Cuando mi abuela murió en un mes de septiembre de hace varios años mi primer pensamiento preadolescente al recibir la noticia fue: “qué espanto que va a ser diciembre”. Vaticinaba entonces el halo de tristeza que serían las fiestas de fin de año que, sin ella, empezarían a ser directamente dolorosas. En mi adultez, reconozco en ese momento el verdadero fin de una inocencia: inaugurarse en el tiempo, entrar en un calendario inventando lo que todavía no ha ocurrido, ser consciente de la melancolía, predecir el duelo y ser sabedora del final, significan, sin duda, perder todo ese candor de la infancia. Pienso entonces en los diciembres y en los finales de los años, en la algarabía y la nostalgia –la saudade más exactamente– y en cómo pueden convivir ambas emociones aparentemente tan lejanas pero solidarias. Y en definitiva creo que se trata del desafío anual que hemos creado para enfrentar uno de los dos mayores temores humanos y que no es, ninguno de los dos, la muerte. No, se trata del miedo que nos produce el final.

La muerte y el final no son lo mismo, así como la pausa y el final tampoco. La muerte es un acontecimiento único en sí mismo, irrepetible en un mismo ser. El final es permanente, es la amenaza latente a nuestros miedos más originarios. La vida está llena de finales y de recuerdos, agendas y almanaques. La muerte es el final de una vida signada por muchos finales, es el final más determinante, claro, porque es el único sobre el cual no puede predecirse absolutamente nada después. Geográficamente la muerte viene siendo el cabo de Finisterre, en su momento, para los romanos.

Me intriga pensar en la colectiva predisposición renovada que sigue al fin de año. Correr ese tan peligroso y potente riesgo de volver a creer. Se renueva un algo, el volver a fojas cero. Se cree, de vuelta, en la posibilidad de. Y entonces se pasa inmediatamente del cansancio y balance del año que finaliza, a una nueva línea de partida. Me pregunto qué queda en el medio de toda esa inmediatez propagandística, seguramente vulnerabilidades y duelos obviados y entonces las agendas son un borrón y cuenta nueva. ¿Dónde quedan las angustias y la melancolía del final? ¿Acaso el miedo por el inminente fin lo metemos en la misma caja donde guardamos el arbolito y el pesebre que volveremos a sacar en exactamente un año? ¿Qué es lo que funda un año nuevo?

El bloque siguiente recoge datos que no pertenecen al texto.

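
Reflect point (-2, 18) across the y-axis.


Reflection across y-axis: (x, y) -> (-x, y)
(-2, 18) -> (2, 18)

(2, 18)


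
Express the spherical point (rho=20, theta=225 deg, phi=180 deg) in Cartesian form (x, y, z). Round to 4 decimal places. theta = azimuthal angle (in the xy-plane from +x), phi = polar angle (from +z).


x = 20 * sin(180) * cos(225) = 0
y = 20 * sin(180) * sin(225) = 0
z = 20 * cos(180) = -20

(0, 0, -20)


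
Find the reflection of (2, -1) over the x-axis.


Reflection across x-axis: (x, y) -> (x, -y)
(2, -1) -> (2, 1)

(2, 1)


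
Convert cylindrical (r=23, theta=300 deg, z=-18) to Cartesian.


x = 23 * cos(300) = 11.5
y = 23 * sin(300) = -19.9186
z = -18

(11.5, -19.9186, -18)


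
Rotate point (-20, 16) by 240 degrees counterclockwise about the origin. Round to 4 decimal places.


x' = -20*cos(240) - 16*sin(240) = 23.8564
y' = -20*sin(240) + 16*cos(240) = 9.3205

(23.8564, 9.3205)


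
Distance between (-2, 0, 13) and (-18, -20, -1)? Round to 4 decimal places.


d = sqrt((-18--2)^2 + (-20-0)^2 + (-1-13)^2) = 29.189

29.189


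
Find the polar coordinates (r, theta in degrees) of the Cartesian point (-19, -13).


r = sqrt((-19)^2 + (-13)^2) = 23.0217
theta = atan2(-13, -19) = 214.3803 degrees

r = 23.0217, theta = 214.3803 degrees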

Toda esa esperanza renovada del inicio de año sólo se entiende por el temor profundo del final que la antecede. Tememos el final y nos duelen los finales porque somos seres apegados. Nacimos pegados por un cordón y envasados dentro de otro cuerpo, nos pegamos a una teta y a la otra, aprendimos desde antes de ser personas a alimentarnos de otro ser y nos aniquila la orfandad. Nos seguiremos pegando toda nuestra existencia a lo que sentimos que nos cuida y alimenta, a un otro cuerpo que llene de vida al nuestro y a todo lo que no queremos que finalice, y todo esto muy a pesar de la frivolidad de los discursos marketineros del fluir, ser fitness, desapegarse y soltar, de ver series basadas en libros que son obras maestras y del vibrar y no leer, en general. Pese a toda esa banalidad somos mamíferos y seres vulnerables que sufrimos y estamos repletos de miedos ante todo lo que pueda significar o devenir en un final y entonces, colectivamente, año tras año nos ejercitamos para el fin.

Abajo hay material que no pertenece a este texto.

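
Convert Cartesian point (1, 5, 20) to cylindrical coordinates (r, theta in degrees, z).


r = sqrt(1^2 + 5^2) = 5.099
theta = atan2(5, 1) = 78.6901 deg
z = 20

r = 5.099, theta = 78.6901 deg, z = 20


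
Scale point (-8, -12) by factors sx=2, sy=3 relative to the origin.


Scaling: (x*sx, y*sy) = (-8*2, -12*3) = (-16, -36)

(-16, -36)


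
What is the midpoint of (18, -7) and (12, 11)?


Midpoint = ((18+12)/2, (-7+11)/2) = (15, 2)

(15, 2)


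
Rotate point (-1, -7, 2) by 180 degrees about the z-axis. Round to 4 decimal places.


x' = -1*cos(180) - -7*sin(180) = 1
y' = -1*sin(180) + -7*cos(180) = 7
z' = 2

(1, 7, 2)


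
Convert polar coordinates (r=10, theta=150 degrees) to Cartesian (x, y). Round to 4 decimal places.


x = 10 * cos(150) = -8.6603
y = 10 * sin(150) = 5

(-8.6603, 5)


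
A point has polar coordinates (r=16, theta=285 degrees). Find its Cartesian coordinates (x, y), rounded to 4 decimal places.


x = 16 * cos(285) = 4.1411
y = 16 * sin(285) = -15.4548

(4.1411, -15.4548)


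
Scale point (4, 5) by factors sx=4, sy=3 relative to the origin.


Scaling: (x*sx, y*sy) = (4*4, 5*3) = (16, 15)

(16, 15)


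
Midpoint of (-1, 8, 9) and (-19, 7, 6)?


Midpoint = ((-1+-19)/2, (8+7)/2, (9+6)/2) = (-10, 7.5, 7.5)

(-10, 7.5, 7.5)


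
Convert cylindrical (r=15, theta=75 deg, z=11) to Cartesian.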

Y así como todos volvemos a nuestros muertos, yo vuelvo a mi abuela y a cómo la recuerdo y la extraño siempre en los brindis decembrinos, y pienso en mi madre y en mi hermano, en los fines de año que no hemos estado juntos y entonces el nudo en la garganta me viene a señalar que el cuerpo registra mejor que las agendas, y comprendo que es imposible defenderse del miedo que nos despierta el final porque nuestras vidas están llenas de finisterres biográficas. Me gusta la imagen de lanzarse a navegar el océano de lo desconocido desafiando el fin y siempre con la curiosidad como bandera. Pienso que en el calendario, como en tantos asuntos más, volvemos a empezar la historia aunque ya sabemos el final, pero eso mismo pensaron los romanos y el final no sólo no era Finisterre, sino que todo lo que había más allá cambió a la humanidad para siempre.

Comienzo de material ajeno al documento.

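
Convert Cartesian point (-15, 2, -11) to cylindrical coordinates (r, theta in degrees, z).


r = sqrt((-15)^2 + 2^2) = 15.1327
theta = atan2(2, -15) = 172.4054 deg
z = -11

r = 15.1327, theta = 172.4054 deg, z = -11


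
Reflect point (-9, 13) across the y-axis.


Reflection across y-axis: (x, y) -> (-x, y)
(-9, 13) -> (9, 13)

(9, 13)


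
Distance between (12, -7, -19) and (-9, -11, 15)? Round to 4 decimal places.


d = sqrt((-9-12)^2 + (-11--7)^2 + (15--19)^2) = 40.1622

40.1622


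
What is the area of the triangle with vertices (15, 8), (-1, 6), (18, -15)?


Area = |x1(y2-y3) + x2(y3-y1) + x3(y1-y2)| / 2
= |15*(6--15) + -1*(-15-8) + 18*(8-6)| / 2
= 187

187


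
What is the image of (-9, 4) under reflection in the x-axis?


Reflection across x-axis: (x, y) -> (x, -y)
(-9, 4) -> (-9, -4)

(-9, -4)


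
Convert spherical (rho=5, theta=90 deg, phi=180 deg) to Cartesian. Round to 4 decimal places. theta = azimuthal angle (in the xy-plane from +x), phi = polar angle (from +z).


x = 5 * sin(180) * cos(90) = 0
y = 5 * sin(180) * sin(90) = 0
z = 5 * cos(180) = -5

(0, 0, -5)


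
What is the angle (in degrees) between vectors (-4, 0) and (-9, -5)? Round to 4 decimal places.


dot = -4*-9 + 0*-5 = 36
|u| = 4, |v| = 10.2956
cos(angle) = 0.8742
angle = 29.0546 degrees

29.0546 degrees


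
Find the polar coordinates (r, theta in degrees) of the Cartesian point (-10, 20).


r = sqrt((-10)^2 + 20^2) = 22.3607
theta = atan2(20, -10) = 116.5651 degrees

r = 22.3607, theta = 116.5651 degrees


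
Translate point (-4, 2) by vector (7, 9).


Translation: (x+dx, y+dy) = (-4+7, 2+9) = (3, 11)

(3, 11)


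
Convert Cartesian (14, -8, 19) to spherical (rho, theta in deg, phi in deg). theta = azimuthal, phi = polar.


rho = sqrt(14^2 + (-8)^2 + 19^2) = 24.9199
theta = atan2(-8, 14) = 330.2551 deg
phi = acos(19/24.9199) = 40.3199 deg

rho = 24.9199, theta = 330.2551 deg, phi = 40.3199 deg


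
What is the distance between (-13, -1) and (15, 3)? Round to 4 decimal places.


d = sqrt((15--13)^2 + (3--1)^2) = 28.2843

28.2843


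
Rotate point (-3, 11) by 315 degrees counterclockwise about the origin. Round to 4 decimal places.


x' = -3*cos(315) - 11*sin(315) = 5.6569
y' = -3*sin(315) + 11*cos(315) = 9.8995

(5.6569, 9.8995)


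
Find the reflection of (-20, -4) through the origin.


Reflection through origin: (x, y) -> (-x, -y)
(-20, -4) -> (20, 4)

(20, 4)


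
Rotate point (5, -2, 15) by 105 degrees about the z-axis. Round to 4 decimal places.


x' = 5*cos(105) - -2*sin(105) = 0.6378
y' = 5*sin(105) + -2*cos(105) = 5.3473
z' = 15

(0.6378, 5.3473, 15)


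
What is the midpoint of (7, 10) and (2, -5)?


Midpoint = ((7+2)/2, (10+-5)/2) = (4.5, 2.5)

(4.5, 2.5)


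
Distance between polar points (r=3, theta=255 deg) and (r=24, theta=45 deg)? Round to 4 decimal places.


d = sqrt(r1^2 + r2^2 - 2*r1*r2*cos(t2-t1))
d = sqrt(3^2 + 24^2 - 2*3*24*cos(45-255)) = 26.6403

26.6403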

Y me ubico en el fin de año que acaba de pasar y en el inicio de este, en el fin del mundo que habito y que es el lugar en el que vivo y en lo austral que es. El sur del sur el fin del mundo, el sur como final y evoco la imagen de los sures de los torsos de los cuerpos, ahí, donde se supone que todo termina es donde los cuerpos engarzados se alimentan y se dan vida. Y entonces comprendo y valoro nuestros humanos miedos y apegos, porque el miedo vive cerca del deseo, y todo final tiene sabor a inicio.